Nitrous oxide, like carbon dioxide, is a long-lived greenhouse gas that accumulates in the atmosphere. Over the past 150 years, increasing atmospheric Nitrous oxide concentrations have contributed to stratospheric ozone depletion and climate change, with the current rate of increase estimated at 2 per cent per decade. Existing national inventories do not provide a full picture of nitrous oxide emissions, owing to their omission of natural sources and limitations in methodology for attributing anthropogenic sources. 

In this study, Hanqin Tian and colleagues

presented a global nitrous oxide inventory that incorporates both natural and anthropogenic sources and accounts for the interaction between nitrogen additions and the biochemical processes that control Nitrous oxide emissions. They used bottom-up (inventory, statistical extrapolation of flux measurements, process-based land and ocean modelling) and top-down (atmospheric inversion) approaches to provide a comprehensive quantification of global nitrous oxide sources and sinks resulting from 21 natural and human sectors between 1980 and 2016. Global nitrous oxide emissions were 17.0 (minimum–maximum estimates: 12.2–23.5) teragrams of nitrogen per year (bottom-up) and 16.9 (15.9–17.7) teragrams of nitrogen per year (top-down) between 2007 and 2016. Global human-induced emissions, which are dominated by nitrogen additions to croplands, increased by 30% over the past four decades to 7.3 (4.2–11.4) teragrams of nitrogen per year. This increase was mainly responsible for the growth in the atmospheric burden. 
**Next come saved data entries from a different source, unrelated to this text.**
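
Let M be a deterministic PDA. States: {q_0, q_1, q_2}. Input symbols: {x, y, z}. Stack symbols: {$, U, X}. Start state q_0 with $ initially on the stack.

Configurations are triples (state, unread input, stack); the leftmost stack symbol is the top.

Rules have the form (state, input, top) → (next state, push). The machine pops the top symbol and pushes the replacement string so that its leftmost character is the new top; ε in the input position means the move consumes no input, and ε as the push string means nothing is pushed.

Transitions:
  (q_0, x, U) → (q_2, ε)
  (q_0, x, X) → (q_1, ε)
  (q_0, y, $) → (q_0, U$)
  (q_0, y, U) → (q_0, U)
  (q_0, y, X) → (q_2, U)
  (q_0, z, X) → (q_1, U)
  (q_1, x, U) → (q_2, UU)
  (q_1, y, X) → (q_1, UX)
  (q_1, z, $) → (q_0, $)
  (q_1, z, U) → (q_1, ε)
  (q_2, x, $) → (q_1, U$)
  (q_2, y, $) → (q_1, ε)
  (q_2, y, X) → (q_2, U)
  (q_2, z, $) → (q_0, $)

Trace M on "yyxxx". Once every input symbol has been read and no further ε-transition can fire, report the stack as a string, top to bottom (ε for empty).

(q_0, yyxxx, $)
  read y, top $: go to q_0, push U$ → (q_0, yxxx, U$)
  read y, top U: go to q_0, push U → (q_0, xxx, U$)
  read x, top U: go to q_2, push ε → (q_2, xx, $)
  read x, top $: go to q_1, push U$ → (q_1, x, U$)
  read x, top U: go to q_2, push UU → (q_2, ε, UU$)
All input consumed in state q_2 with stack UU$.

UU$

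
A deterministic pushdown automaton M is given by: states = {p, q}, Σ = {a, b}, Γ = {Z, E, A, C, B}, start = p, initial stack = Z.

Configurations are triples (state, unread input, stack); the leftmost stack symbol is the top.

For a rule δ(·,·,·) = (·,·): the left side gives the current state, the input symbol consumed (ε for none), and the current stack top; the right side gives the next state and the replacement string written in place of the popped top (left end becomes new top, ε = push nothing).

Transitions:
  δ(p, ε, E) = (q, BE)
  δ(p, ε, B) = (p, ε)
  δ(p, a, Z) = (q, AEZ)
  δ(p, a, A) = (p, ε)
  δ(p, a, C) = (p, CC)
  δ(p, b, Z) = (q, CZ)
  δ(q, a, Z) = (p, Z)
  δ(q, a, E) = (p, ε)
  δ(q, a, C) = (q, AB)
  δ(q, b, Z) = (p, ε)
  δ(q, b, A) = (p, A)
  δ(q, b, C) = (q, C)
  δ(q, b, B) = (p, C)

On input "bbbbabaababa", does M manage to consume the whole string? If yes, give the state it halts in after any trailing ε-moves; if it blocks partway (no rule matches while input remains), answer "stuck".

p

(p, bbbbabaababa, Z) ⊢ (q, bbbabaababa, CZ) ⊢ (q, bbabaababa, CZ) ⊢ (q, babaababa, CZ) ⊢ (q, abaababa, CZ) ⊢ (q, baababa, ABZ) ⊢ (p, aababa, ABZ) ⊢ (p, ababa, BZ) ⊢ (p, ababa, Z) ⊢ (q, baba, AEZ) ⊢ (p, aba, AEZ) ⊢ (p, ba, EZ) ⊢ (q, ba, BEZ) ⊢ (p, a, CEZ) ⊢ (p, ε, CCEZ)
All input consumed; M is in state p.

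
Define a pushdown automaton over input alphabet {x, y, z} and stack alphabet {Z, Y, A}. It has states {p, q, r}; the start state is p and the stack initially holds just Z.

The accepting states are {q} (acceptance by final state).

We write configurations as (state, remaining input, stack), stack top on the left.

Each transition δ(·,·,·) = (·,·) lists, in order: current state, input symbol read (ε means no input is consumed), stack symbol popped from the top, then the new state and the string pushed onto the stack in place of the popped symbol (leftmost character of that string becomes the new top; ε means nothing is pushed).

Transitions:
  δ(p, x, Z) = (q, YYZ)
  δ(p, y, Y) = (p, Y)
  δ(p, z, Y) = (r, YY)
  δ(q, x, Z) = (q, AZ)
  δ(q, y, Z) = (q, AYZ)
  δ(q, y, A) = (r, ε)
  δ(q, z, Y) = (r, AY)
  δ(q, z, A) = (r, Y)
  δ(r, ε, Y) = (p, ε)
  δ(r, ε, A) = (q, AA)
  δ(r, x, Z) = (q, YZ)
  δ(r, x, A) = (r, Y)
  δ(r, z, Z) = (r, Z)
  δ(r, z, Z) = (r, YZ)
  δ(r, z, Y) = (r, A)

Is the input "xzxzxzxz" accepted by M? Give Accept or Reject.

Accept

One accepting computation: (p, xzxzxzxz, Z) ⊢ (q, zxzxzxz, YYZ) ⊢ (r, xzxzxz, AYYZ) ⊢ (r, zxzxz, YYYZ) ⊢ (r, xzxz, AYYZ) ⊢ (r, zxz, YYYZ) ⊢ (r, xz, AYYZ) ⊢ (r, z, YYYZ) ⊢ (r, ε, AYYZ) ⊢ (q, ε, AAYYZ)
All input consumed and state q ∈ F.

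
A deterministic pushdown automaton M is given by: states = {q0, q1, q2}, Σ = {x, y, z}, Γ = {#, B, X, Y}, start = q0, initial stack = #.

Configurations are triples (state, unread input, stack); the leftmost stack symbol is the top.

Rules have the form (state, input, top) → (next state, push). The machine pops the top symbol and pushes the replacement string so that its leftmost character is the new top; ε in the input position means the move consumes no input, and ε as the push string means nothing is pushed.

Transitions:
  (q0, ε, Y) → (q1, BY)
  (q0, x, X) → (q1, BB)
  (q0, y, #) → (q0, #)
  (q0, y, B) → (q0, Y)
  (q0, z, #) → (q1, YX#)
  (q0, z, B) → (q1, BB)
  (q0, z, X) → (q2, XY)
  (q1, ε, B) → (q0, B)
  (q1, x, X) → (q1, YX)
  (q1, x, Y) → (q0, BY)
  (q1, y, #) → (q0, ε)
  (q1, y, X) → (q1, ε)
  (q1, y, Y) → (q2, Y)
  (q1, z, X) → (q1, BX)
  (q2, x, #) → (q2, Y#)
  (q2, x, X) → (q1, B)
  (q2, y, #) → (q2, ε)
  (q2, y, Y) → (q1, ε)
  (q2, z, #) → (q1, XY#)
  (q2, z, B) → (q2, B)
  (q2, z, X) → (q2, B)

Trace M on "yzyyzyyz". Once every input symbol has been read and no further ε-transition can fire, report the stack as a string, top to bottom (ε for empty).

(q0, yzyyzyyz, #)
  read y, top #: go to q0, push # → (q0, zyyzyyz, #)
  read z, top #: go to q1, push YX# → (q1, yyzyyz, YX#)
  read y, top Y: go to q2, push Y → (q2, yzyyz, YX#)
  read y, top Y: go to q1, push ε → (q1, zyyz, X#)
  read z, top X: go to q1, push BX → (q1, yyz, BX#)
  ε-move, top B: go to q0, push B → (q0, yyz, BX#)
  read y, top B: go to q0, push Y → (q0, yz, YX#)
  ε-move, top Y: go to q1, push BY → (q1, yz, BYX#)
  ε-move, top B: go to q0, push B → (q0, yz, BYX#)
  read y, top B: go to q0, push Y → (q0, z, YYX#)
  ε-move, top Y: go to q1, push BY → (q1, z, BYYX#)
  ε-move, top B: go to q0, push B → (q0, z, BYYX#)
  read z, top B: go to q1, push BB → (q1, ε, BBYYX#)
  ε-move, top B: go to q0, push B → (q0, ε, BBYYX#)
All input consumed in state q0 with stack BBYYX#.

BBYYX#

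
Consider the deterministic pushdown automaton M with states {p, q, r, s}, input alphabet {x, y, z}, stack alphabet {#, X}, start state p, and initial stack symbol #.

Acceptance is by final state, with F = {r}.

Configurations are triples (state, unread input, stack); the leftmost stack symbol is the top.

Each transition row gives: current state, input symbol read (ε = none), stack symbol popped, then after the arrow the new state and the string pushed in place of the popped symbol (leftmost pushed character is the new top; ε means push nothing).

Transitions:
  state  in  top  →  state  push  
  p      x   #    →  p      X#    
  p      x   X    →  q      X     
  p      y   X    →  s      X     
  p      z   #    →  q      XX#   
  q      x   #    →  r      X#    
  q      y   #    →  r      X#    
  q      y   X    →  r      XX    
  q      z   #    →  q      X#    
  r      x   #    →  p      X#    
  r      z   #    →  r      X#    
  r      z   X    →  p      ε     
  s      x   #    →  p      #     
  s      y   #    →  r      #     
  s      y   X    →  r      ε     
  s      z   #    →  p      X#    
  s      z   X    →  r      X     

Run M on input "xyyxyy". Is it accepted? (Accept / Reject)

(p, xyyxyy, #)
  read x, top #: go to p, push X# → (p, yyxyy, X#)
  read y, top X: go to s, push X → (s, yxyy, X#)
  read y, top X: go to r, push ε → (r, xyy, #)
  read x, top #: go to p, push X# → (p, yy, X#)
  read y, top X: go to s, push X → (s, y, X#)
  read y, top X: go to r, push ε → (r, ε, #)
All input consumed; state r ∈ F.

Accept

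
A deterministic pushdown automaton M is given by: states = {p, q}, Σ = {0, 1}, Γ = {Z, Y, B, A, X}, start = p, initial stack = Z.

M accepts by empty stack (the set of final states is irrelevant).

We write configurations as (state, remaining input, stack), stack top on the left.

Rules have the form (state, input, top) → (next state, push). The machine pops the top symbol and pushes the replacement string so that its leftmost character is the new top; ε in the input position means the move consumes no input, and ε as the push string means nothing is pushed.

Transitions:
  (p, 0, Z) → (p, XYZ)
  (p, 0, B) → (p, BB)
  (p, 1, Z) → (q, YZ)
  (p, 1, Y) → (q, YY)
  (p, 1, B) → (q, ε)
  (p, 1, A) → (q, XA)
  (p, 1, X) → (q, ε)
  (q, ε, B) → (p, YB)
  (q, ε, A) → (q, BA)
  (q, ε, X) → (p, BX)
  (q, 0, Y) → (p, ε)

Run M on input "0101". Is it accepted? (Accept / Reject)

Reject

(p, 0101, Z)
  read 0, top Z: go to p, push XYZ → (p, 101, XYZ)
  read 1, top X: go to q, push ε → (q, 01, YZ)
  read 0, top Y: go to p, push ε → (p, 1, Z)
  read 1, top Z: go to q, push YZ → (q, ε, YZ)
All input consumed; stack is YZ, not empty, and no further ε-move applies.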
Their findings point to growing nitrous oxide emissions in emerging economies—particularly Brazil, China and India. Analysis of process-based model estimates reveals an emerging nitrous oxide–climate feedback resulting from interactions between nitrogen additions and climate change. The recent growth in nitrous oxide emissions exceeds some of the highest projected emission scenarios, underscoring the urgency to mitigate nitrous oxide emissions.